それでも、相変わらず白い湯気の立つご飯は見るだけでも拒否反応。
そんな白いご飯から目を背けて食べていた昼食中だった。


「白い飯、やっぱり嫌か?」

その声が聞こえて来た方へ振り返ると、私の氏名が書き込まれたファイルを抱えた日詠先生が立っていた。


「今、いいかな?食事中だけど。」

『あっ、ハ、ハイ。』


初めて日詠先生に出会ってから2ヶ月も経つのに
毎日、顔を合わせているのに
私はこの声を聞くと、いちいち動揺する。



「お腹の張り、だいぶ良くなった?」

『ハ、ハイ・・・楽になったです。

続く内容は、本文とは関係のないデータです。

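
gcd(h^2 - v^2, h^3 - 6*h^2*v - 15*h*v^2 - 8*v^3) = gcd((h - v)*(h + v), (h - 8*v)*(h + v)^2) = h + v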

』


医者と患者の会話をしていても
伶菜・・・と初めて名前で呼ばれ、背中から抱き締められたあの時を想い出して動揺してしまう



「これ、お土産。」


私のそんな状況をきっと知らないであろう日詠先生はいつもの涼し気な表情で、いつもの緑の手術着ではなく、ネクタイ&Yシャツ&白衣姿でぶ厚いファイルに挟んであった白いA4サイズの紙を私に差し出した。


コレがお土産?!
えっ?!・・・・なに?!


相変わらずドキマギしてる私は両手でその紙を受け取りながら慌ててそれに目を通した。

『退院計画書?! 退院してもいいんですか?』


予想していなかった展開が書かれている手元の書類と日詠先生、交互に視線を移す。
丁度ピタリと目が合った彼はベッドに軽く腰掛けてからゆっくりと頷いてくれた。